Good morning. Risk-sensitive currencies are advancing as shutdown fears recede and investors resume betting on a weaker dollar. According to the New York Times, US president Donald Trump and Senate minority leader Chuck Schumer are nearing a deal that would tighten limits on federal immigration agents and strip funding from the Department of Homeland Security, potentially clearing spending bills before Friday’s midnight deadline and averting another shutdown. The greenback is giving back some of yesterday’s gains, which followed Treasury secretary Scott Bessent’s insistence that a “strong dollar” policy remains in place and that the US was “absolutely not” intervening to support the yen, and investors are rotating into currencies tied to a firmer commodity cycle, including the Canadian and Australian dollars, while trimming exposure to traditional havens such as the Swiss franc, Japanese yen and euro.
Policymakers at the Federal Reserve paused their easing cycle and indicated they see no pressing reason to move again in the near term, setting the stage for a prolonged pause. In yesterday’s widely-anticipated decision, officials voted by an overwhelming margin to leave rates unchanged, and made a number of adjustments to the statement language to reflect an improving growth backdrop and diminishing downside risks in labour markets. Chair Powell outlined what he called a “clear improvement” in the outlook, noted job markets were delivering “evidence of stabilisation,” and said rates do not appear to be in “significantly restrictive” territory. Market-implied policy expectations moved very little during the decision itself, but remain higher than in December, reflecting a brightening in views on the American economy’s underpinnings and confidence that the Trump administration will ultimately back off in its assault on the Fed’s independence.

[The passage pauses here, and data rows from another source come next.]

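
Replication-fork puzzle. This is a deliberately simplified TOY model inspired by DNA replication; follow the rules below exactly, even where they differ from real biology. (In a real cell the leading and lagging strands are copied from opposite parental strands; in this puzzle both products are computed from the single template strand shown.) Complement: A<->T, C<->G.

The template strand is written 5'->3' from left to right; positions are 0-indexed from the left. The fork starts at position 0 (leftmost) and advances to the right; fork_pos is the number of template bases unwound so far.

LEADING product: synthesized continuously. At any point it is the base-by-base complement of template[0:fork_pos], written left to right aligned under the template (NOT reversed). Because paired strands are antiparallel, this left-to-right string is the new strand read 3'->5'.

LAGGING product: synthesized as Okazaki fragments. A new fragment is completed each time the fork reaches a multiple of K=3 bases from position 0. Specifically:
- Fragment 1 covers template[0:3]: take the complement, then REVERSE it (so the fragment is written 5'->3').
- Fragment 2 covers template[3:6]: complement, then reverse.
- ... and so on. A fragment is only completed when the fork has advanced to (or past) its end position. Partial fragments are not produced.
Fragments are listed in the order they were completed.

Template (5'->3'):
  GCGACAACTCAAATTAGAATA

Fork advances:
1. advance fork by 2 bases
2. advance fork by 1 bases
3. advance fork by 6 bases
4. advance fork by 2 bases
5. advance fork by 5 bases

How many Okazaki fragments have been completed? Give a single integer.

Answer: 5

Derivation:
Step 1: advance 2 -> fork_pos = 0 + 2 = 2. Next multiple of 3 is 3 (not reached); still 0 fragment(s).
Step 2: advance 1 -> fork_pos = 2 + 1 = 3. Reached multiple(s) of 3: 3 -> fragment 1 completed (1 total).
Step 3: advance 6 -> fork_pos = 3 + 6 = 9. Reached multiple(s) of 3: 6, 9 -> fragments 2-3 completed (3 total).
Step 4: advance 2 -> fork_pos = 9 + 2 = 11. Next multiple of 3 is 12 (not reached); still 3 fragment(s).
Step 5: advance 5 -> fork_pos = 11 + 5 = 16. Reached multiple(s) of 3: 12, 15 -> fragments 4-5 completed (5 total).
Check: final fork_pos = 16; the multiples of 3 that are <= 16 are 3..15 -> 16 // 3 = 5 completed fragment(s).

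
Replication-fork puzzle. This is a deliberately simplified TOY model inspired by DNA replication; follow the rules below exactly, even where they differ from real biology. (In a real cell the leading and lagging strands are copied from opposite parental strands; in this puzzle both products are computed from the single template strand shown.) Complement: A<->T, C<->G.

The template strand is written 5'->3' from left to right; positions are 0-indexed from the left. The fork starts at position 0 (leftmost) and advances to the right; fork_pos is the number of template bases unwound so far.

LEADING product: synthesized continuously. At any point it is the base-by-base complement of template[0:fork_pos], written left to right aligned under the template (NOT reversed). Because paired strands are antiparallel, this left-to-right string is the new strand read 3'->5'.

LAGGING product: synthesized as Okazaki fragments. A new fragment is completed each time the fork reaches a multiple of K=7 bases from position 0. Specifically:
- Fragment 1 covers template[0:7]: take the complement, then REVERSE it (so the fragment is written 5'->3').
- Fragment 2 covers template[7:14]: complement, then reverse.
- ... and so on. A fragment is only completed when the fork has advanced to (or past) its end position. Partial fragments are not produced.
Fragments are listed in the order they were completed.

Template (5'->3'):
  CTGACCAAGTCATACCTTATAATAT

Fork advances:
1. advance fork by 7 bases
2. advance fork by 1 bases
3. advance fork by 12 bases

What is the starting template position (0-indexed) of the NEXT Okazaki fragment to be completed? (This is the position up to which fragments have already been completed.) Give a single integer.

Step 1: advance 7 -> fork_pos = 0 + 7 = 7. Reached multiple(s) of 7: 7 -> fragment 1 completed (1 total).
Step 2: advance 1 -> fork_pos = 7 + 1 = 8. Next multiple of 7 is 14 (not reached); still 1 fragment(s).
Step 3: advance 12 -> fork_pos = 8 + 12 = 20. Reached multiple(s) of 7: 14 -> fragment 2 completed (2 total).
2 fragment(s) completed, covering template[0:14] (2 x 7 = 14). The next fragment, fragment 3, covers template[14:21], so it starts at position 14.

Answer: 14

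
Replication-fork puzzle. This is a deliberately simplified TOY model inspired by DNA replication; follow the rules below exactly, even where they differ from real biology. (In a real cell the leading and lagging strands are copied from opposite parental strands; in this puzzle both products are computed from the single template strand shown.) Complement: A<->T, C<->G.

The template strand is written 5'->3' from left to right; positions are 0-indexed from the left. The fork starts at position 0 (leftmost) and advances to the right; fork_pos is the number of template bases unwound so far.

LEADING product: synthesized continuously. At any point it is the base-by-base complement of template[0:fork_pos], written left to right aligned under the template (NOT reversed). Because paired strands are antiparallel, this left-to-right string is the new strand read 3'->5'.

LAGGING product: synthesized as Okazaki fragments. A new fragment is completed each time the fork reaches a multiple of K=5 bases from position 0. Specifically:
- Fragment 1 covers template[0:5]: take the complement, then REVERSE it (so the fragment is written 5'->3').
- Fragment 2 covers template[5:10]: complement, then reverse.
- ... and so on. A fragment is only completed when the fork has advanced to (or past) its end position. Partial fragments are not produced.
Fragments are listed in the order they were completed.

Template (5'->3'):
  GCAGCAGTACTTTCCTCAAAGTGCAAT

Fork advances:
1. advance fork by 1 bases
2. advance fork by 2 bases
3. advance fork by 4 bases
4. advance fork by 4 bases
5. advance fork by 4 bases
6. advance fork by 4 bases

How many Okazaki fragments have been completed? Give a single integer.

Step 1: advance 1 -> fork_pos = 0 + 1 = 1. Next multiple of 5 is 5 (not reached); still 0 fragment(s).
Step 2: advance 2 -> fork_pos = 1 + 2 = 3. Next multiple of 5 is 5 (not reached); still 0 fragment(s).
Step 3: advance 4 -> fork_pos = 3 + 4 = 7. Reached multiple(s) of 5: 5 -> fragment 1 completed (1 total).
Step 4: advance 4 -> fork_pos = 7 + 4 = 11. Reached multiple(s) of 5: 10 -> fragment 2 completed (2 total).
Step 5: advance 4 -> fork_pos = 11 + 4 = 15. Reached multiple(s) of 5: 15 -> fragment 3 completed (3 total).
Step 6: advance 4 -> fork_pos = 15 + 4 = 19. Next multiple of 5 is 20 (not reached); still 3 fragment(s).
Check: final fork_pos = 19; the multiples of 5 that are <= 19 are 5..15 -> 19 // 5 = 3 completed fragment(s).

Answer: 3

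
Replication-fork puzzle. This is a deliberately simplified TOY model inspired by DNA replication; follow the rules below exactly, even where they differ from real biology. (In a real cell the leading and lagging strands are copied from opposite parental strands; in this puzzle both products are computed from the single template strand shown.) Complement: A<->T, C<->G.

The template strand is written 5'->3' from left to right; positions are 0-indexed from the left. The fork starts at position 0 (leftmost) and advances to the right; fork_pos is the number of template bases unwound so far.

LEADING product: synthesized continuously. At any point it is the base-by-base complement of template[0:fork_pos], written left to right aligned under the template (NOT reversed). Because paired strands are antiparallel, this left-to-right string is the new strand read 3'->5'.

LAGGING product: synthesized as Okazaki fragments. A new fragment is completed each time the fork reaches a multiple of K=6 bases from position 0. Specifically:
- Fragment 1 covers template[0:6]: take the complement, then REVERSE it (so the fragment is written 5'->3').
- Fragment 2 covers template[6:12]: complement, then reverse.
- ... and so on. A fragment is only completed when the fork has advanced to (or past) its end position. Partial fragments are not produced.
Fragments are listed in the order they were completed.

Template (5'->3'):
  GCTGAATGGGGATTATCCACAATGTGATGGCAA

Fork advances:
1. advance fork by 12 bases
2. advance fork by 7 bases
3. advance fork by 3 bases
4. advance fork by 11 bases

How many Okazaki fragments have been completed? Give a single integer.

Step 1: advance 12 -> fork_pos = 0 + 12 = 12. Reached multiple(s) of 6: 6, 12 -> fragments 1-2 completed (2 total).
Step 2: advance 7 -> fork_pos = 12 + 7 = 19. Reached multiple(s) of 6: 18 -> fragment 3 completed (3 total).
Step 3: advance 3 -> fork_pos = 19 + 3 = 22. Next multiple of 6 is 24 (not reached); still 3 fragment(s).
Step 4: advance 11 -> fork_pos = 22 + 11 = 33. Reached multiple(s) of 6: 24, 30 -> fragments 4-5 completed (5 total).
Check: final fork_pos = 33; the multiples of 6 that are <= 33 are 6..30 -> 33 // 6 = 5 completed fragment(s).

Answer: 5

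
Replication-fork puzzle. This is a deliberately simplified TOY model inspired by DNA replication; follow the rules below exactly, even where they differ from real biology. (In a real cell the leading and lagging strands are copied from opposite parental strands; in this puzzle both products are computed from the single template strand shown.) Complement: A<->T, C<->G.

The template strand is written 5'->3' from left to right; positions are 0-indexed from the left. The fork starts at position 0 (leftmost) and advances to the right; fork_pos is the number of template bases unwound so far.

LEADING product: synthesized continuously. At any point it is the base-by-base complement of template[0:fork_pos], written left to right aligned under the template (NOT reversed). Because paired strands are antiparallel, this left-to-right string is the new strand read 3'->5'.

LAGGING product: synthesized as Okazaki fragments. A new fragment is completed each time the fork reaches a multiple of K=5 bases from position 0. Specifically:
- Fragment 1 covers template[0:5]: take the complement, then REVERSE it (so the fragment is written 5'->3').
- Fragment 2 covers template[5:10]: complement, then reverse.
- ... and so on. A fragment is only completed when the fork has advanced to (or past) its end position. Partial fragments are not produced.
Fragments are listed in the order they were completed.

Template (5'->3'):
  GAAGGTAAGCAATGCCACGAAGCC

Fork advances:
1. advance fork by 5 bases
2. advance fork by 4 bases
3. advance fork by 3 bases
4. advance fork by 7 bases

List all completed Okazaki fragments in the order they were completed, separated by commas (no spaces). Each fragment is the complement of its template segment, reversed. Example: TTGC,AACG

Step 1: advance 5 -> fork_pos = 0 + 5 = 5. Reached multiple(s) of 5: 5 -> fragment 1 completed (1 total).
Step 2: advance 4 -> fork_pos = 5 + 4 = 9. Next multiple of 5 is 10 (not reached); still 1 fragment(s).
Step 3: advance 3 -> fork_pos = 9 + 3 = 12. Reached multiple(s) of 5: 10 -> fragment 2 completed (2 total).
Step 4: advance 7 -> fork_pos = 12 + 7 = 19. Reached multiple(s) of 5: 15 -> fragment 3 completed (3 total).
Final fork_pos = 19, so 3 fragment(s) are complete. Build each: template segment -> complement -> reverse.
Fragment 1: template[0:5] = GAAGG -> complement CTTCC -> reversed CCTTC
Fragment 2: template[5:10] = TAAGC -> complement ATTCG -> reversed GCTTA
Fragment 3: template[10:15] = AATGC -> complement TTACG -> reversed GCATT

Answer: CCTTC,GCTTA,GCATT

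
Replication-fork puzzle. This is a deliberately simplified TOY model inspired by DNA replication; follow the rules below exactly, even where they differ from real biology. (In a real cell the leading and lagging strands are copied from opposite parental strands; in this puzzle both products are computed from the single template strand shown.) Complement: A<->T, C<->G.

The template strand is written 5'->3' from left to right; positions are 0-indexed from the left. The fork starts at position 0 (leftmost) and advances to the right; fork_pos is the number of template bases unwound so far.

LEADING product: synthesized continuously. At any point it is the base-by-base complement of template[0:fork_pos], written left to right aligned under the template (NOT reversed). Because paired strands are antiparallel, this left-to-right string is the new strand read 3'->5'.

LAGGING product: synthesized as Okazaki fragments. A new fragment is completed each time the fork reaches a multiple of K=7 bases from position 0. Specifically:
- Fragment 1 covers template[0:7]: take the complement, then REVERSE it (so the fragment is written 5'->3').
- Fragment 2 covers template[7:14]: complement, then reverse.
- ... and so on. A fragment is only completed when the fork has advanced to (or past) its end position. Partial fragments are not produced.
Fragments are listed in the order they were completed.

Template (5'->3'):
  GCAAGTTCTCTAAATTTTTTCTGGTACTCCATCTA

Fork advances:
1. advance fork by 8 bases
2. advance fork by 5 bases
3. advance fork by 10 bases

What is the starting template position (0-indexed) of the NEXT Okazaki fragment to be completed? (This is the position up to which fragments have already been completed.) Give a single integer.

Step 1: advance 8 -> fork_pos = 0 + 8 = 8. Reached multiple(s) of 7: 7 -> fragment 1 completed (1 total).
Step 2: advance 5 -> fork_pos = 8 + 5 = 13. Next multiple of 7 is 14 (not reached); still 1 fragment(s).
Step 3: advance 10 -> fork_pos = 13 + 10 = 23. Reached multiple(s) of 7: 14, 21 -> fragments 2-3 completed (3 total).
3 fragment(s) completed, covering template[0:21] (3 x 7 = 21). The next fragment, fragment 4, covers template[21:28], so it starts at position 21.

Answer: 21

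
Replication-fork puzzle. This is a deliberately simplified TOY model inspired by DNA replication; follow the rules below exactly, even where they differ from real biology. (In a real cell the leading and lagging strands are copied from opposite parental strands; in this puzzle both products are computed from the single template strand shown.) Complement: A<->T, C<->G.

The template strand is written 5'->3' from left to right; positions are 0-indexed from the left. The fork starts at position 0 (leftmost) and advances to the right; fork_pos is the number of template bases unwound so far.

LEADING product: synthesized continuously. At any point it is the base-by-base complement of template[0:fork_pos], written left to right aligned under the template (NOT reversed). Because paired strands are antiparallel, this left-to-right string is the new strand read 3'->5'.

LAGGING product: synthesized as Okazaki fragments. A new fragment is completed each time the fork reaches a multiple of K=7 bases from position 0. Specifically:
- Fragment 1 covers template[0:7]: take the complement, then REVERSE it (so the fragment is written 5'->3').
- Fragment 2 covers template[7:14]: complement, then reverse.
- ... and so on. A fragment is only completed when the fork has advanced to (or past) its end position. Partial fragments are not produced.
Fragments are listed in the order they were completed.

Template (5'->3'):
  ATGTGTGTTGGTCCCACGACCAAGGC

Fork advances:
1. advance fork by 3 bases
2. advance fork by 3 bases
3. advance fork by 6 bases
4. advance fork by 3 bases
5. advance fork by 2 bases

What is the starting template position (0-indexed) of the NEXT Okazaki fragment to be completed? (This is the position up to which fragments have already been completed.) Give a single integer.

Step 1: advance 3 -> fork_pos = 0 + 3 = 3. Next multiple of 7 is 7 (not reached); still 0 fragment(s).
Step 2: advance 3 -> fork_pos = 3 + 3 = 6. Next multiple of 7 is 7 (not reached); still 0 fragment(s).
Step 3: advance 6 -> fork_pos = 6 + 6 = 12. Reached multiple(s) of 7: 7 -> fragment 1 completed (1 total).
Step 4: advance 3 -> fork_pos = 12 + 3 = 15. Reached multiple(s) of 7: 14 -> fragment 2 completed (2 total).
Step 5: advance 2 -> fork_pos = 15 + 2 = 17. Next multiple of 7 is 21 (not reached); still 2 fragment(s).
2 fragment(s) completed, covering template[0:14] (2 x 7 = 14). The next fragment, fragment 3, covers template[14:21], so it starts at position 14.

Answer: 14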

The fundamental backdrop has strengthened by more than economists anticipated. There’s little sign of a slowdown in household spending, business investment, or government spending, and the US economic surprise index, which measures the gap between forecasts and realised data, has climbed sharply over the last month as “hard” measures of activity have outperformed their “soft”, survey-driven peers.

Further gains could be in the offing as a mechanical rebound from the last shutdown plays out and tax refunds resulting from the One Big Beautiful Bill Act are deposited in the coming months. The Hutchins Center Fiscal Impact Measure, which attempts to quantify how government tax and spending policies will affect the economy, is pointing to a growth boost equivalent to 3 percentage points of gross domestic product in the first quarter as spending delays are resolved and tax cuts boost spending among households and businesses. This is on par with the stimulus efforts previously launched during recessions or military conflicts, and comes against a full-employment backdrop, implying—to us, at least—that the risk of an overheat in the US economy is quite real.

The impact on the dollar is difficult to foresee. Under the dynamics that have shaped currency markets since the late 1990s, upward revisions to US growth and policy expectations should favour the dollar. However, with other countries lifting defence spending and sharpening their focus on competitiveness, it is unclear that growth differentials will swing decisively in America’s favour. Global investors have also grown more cautious on US assets, and passive reallocation may cap gains—to wit, much of the dollar’s weakness over the past year was driven by policy uncertainty rather than any change in underlying fundamentals.
But we do think the risk of a topside move in the dollar is now underappreciated, and would urge market participants to be wary of stretched technical positioning in many currencies, including the euro, pound, Canadian dollar, and Mexican peso. Market punditry has also turned overwhelmingly dollar-bearish—something that often serves as a good contrarian signal*. A reversal, if one comes, could be swift and forceful.
*Especially if reinforced by a request from Giselle Bundchen for payment in other currencies or a cover on the Economist magazine.